- Theatrical release poster
- Directed by: Sidney J. Furie
- Written by: Charles K. Eastman
- Produced by: Albert S. Ruddy
- Starring: Robert Redford; Michael J. Pollard; Lauren Hutton; Noah Beery; Lucille Benson;
- Cinematography: Ralph Woolsey
- Edited by: Argyle Nelson, Jr.
- Production company: Alfran Productions
- Distributed by: Paramount Pictures
- Release date: October 21, 1970;
- Running time: 100 minutes
- Country: United States
- Language: English
- Budget: $2.5 million

= Little Fauss and Big Halsy =

1970 film by Sidney J. Furie

Little Fauss and Big Halsy is a 1970 American comedy-drama film directed by Sidney J. Furie, starring Robert Redford and Michael J. Pollard, also featuring Lauren Hutton, Noah Beery, Jr. and Lucille Benson.

The film concerns the exploits of two motorcycle riders. It is one of Redford's relatively unsuccessful films and is therefore less known than his other works. Johnny Cash contributed the title song and other parts of the soundtrack, which also features both Carl Perkins and Bob Dylan. The title song, "The Ballad of Little Fauss and Big Halsy", written by Perkins, was nominated for a Golden Globe Award for Best Original Song.

The main characters are the inept, unsuspecting Little Fauss (Pollard), and the opportunistic, womanizing Halsy Knox (Redford). Hutton played the supporting role of Rita Nebraska, a role originally offered to Grace Slick.

==Plot==

Halsy Knox, a professional dirt bike racer, runs into Little Fauss, an amateur racer, after a race held near Phoenix, Arizona. They strike up a friendship as Fauss is attracted to Halsy's carefree lifestyle. However, Fauss's father regards Halsy as a bad influence on his son and refuses to help Halsy when his truck breaks down. When Halsy arrives later at the motorcycle repair shop where Fauss is employed, he tricks the admiring Fauss into repairing his motorcycle for free.

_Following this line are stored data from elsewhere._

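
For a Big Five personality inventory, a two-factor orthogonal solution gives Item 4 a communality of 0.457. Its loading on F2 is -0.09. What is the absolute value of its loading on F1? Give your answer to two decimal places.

Under orthogonal rotation h² = Σλ², so λ_F1² = h² − (0.0081) = 0.457 − 0.0081 = 0.4489.
|λ| = √0.4489 = 0.6700.

0.67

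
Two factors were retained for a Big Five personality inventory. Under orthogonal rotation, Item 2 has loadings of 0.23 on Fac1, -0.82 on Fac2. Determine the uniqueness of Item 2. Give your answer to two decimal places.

h² = 0.23² + (-0.82)² = 0.0529 + 0.6724 = 0.7253
Uniqueness u² = 1 − h² = 1 − 0.7253 = 0.2747

0.27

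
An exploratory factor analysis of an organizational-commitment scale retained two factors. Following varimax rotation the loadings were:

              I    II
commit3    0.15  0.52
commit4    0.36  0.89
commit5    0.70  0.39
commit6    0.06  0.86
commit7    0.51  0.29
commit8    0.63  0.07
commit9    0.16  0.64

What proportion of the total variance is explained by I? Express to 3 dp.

SS loadings for I = 0.15² + 0.36² + 0.70² + 0.06² + 0.51² + 0.63² + 0.16² = 1.3283
Proportion of variance = 1.3283 / 7 = 0.1898.

0.190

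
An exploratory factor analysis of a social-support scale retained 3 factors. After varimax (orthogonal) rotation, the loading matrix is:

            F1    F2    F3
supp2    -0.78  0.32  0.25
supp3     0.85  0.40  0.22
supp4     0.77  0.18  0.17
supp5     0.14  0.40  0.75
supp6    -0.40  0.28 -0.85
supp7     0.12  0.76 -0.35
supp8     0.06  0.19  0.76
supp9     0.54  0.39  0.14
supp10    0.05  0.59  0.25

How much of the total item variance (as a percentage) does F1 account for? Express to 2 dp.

26.84%

SS loadings for F1 = (-0.78)² + 0.85² + 0.77² + 0.14² + (-0.40)² + 0.12² + 0.06² + 0.54² + 0.05² = 2.4155
With 9 standardized items, total variance = 9. Proportion = 2.4155/9 = 0.2684 → 26.84%.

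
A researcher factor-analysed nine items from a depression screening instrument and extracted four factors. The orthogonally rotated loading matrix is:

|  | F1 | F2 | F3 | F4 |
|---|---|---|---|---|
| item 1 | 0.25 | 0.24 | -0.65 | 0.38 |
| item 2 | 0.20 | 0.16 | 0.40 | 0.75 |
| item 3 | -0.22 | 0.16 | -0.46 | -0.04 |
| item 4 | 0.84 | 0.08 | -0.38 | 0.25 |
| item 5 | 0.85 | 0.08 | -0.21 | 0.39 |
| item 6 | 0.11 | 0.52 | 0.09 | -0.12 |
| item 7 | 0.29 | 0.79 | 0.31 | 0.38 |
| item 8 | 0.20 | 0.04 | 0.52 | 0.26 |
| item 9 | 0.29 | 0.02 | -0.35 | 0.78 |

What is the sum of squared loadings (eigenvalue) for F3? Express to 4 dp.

SS loadings for F3 = (-0.65)² + 0.40² + (-0.46)² + (-0.38)² + (-0.21)² + 0.09² + 0.31² + 0.52² + (-0.35)² = 0.4225 + 0.1600 + 0.2116 + 0.1444 + 0.0441 + 0.0081 + 0.0961 + 0.2704 + 0.1225 = 1.4797

1.4797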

When Fauss breaks his leg in a desert race, Halsy, who has been barred from racing due to drinking at the track, proposes that they form a partnership in which Halsy would race under Fauss's name with Fauss serving as the mechanic. Fauss joins Halsy on the motorcycle racing circuit despite his parents' disapproval. Fauss is constantly confronted with his inferiority to Halsy, both on and off the racetrack.

Their partnership is finally broken when Rita Nebraska, a drop-out from a wealthy background, arrives at the racetrack and immediately attaches herself to Halsy, despite the attention Fauss pays her. Fauss returns home to his parents to find his father has died. Several months later, Halsy visits him and attempts to ditch Rita, who is now pregnant. Fauss, however, refuses to take her. He informs Halsy that he plans to reenter the racing circuit.

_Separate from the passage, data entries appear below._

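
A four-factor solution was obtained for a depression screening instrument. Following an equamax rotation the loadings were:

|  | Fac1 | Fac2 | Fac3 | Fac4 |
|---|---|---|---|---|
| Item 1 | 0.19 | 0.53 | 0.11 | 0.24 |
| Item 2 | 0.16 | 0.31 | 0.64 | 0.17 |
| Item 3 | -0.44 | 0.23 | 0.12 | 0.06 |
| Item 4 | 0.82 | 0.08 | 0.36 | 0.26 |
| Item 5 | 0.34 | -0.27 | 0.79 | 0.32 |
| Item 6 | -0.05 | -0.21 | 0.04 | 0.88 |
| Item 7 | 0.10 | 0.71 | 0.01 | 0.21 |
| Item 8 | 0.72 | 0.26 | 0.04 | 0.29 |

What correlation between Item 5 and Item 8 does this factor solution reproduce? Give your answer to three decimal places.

r̂ = Σ λ_i·λ_j across factors = (0.34)(0.72) + (-0.27)(0.26) + (0.79)(0.04) + (0.32)(0.29)
  = +0.2448 -0.0702 +0.0316 +0.0928 = 0.2990

0.299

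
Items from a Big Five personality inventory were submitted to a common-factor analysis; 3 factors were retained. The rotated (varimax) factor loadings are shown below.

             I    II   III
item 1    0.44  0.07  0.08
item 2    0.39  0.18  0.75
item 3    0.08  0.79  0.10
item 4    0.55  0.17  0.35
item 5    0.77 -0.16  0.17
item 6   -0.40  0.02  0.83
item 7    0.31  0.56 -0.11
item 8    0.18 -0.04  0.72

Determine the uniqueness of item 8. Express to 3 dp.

h² = 0.18² + (-0.04)² + 0.72² = 0.0324 + 0.0016 + 0.5184 = 0.5524
Uniqueness u² = 1 − h² = 1 − 0.5524 = 0.4476

0.448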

The two men race against each other a short time later at the Sears Point International Raceway, where Fauss tells Halsy that he has been drafted. Halsy's motorcycle breaks down. As he leaves the track, he hears the announcement that Fauss has taken the lead.

==Cast==
- Robert Redford - Halsy Knox
- Michael J. Pollard - Little Fauss
- Lauren Hutton - Rita Nebraska
- Noah Beery, Jr. - Seally Fauss (billed as Noah Beery)
- Lucille Benson - Mom Fauss
- Ray Ballard - Photographer
- Linda Gaye Scott - Moneth
- Erin O'Reilly - Sylvene McFall
- Ben Archibek - Rick Nifty (billed as Benjamin Archibek)
- Sharmagne Leland-St. John Marci

==Soundtrack album==

A soundtrack album was released in 1971 on Columbia Records, produced by Bob Johnston and featuring the songs by Johnny Cash and Carl Perkins featured in the film.

== Production ==
After Robert Redford dropped out of Blue (1968), Paramount sued him for violating his three-picture deal; the lawsuit was dropped in his agreement to play Halsy in May 1969. Michael J. Pollard was cast as Fauss the following month and was paid $175,000 for the role. Barbara Hershey and James Victor were also considered for roles in the film.

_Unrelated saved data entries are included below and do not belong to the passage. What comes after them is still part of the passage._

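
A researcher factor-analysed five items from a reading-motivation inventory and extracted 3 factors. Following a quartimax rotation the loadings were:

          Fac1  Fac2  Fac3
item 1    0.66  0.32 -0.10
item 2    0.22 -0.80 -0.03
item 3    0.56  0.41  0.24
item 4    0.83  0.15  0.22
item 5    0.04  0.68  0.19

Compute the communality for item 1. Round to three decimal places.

0.548

h² = 0.66² + 0.32² + (-0.10)² = 0.4356 + 0.1024 + 0.0100 = 0.5480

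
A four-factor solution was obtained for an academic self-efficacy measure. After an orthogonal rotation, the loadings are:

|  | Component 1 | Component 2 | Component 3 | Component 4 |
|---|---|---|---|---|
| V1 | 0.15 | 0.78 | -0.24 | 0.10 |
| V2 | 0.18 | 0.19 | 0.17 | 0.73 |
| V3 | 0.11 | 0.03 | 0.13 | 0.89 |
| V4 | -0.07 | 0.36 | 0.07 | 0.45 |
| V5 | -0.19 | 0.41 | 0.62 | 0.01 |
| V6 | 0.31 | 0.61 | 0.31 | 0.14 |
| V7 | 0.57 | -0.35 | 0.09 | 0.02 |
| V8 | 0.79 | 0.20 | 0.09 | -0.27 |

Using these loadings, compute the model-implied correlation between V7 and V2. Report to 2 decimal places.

0.07

r̂ = Σ λ_i·λ_j across factors = (0.57)(0.18) + (-0.35)(0.19) + (0.09)(0.17) + (0.02)(0.73)
  = +0.1026 -0.0665 +0.0153 +0.0146 = 0.0660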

Principal photography began on June 16, 1969, in Phoenix, Arizona. Filming moved to Antelope Valley and Palo Alto, California in August, with Redford commuting between the set and the studio's soundstages in Hollywood to finish filming scenes for Downhill Racer (1969). Filming completed in mid-September.

== Release ==
Little Fauss and Big Halsy premiered at in New York City on October 21, 1970, and began an exclusive engagement one week later at the National Theatre in Westwood, California.

The review aggregation website Rotten Tomatoes reports an approval rating of 33% based on six reviews, with an average rating of 4.8/10.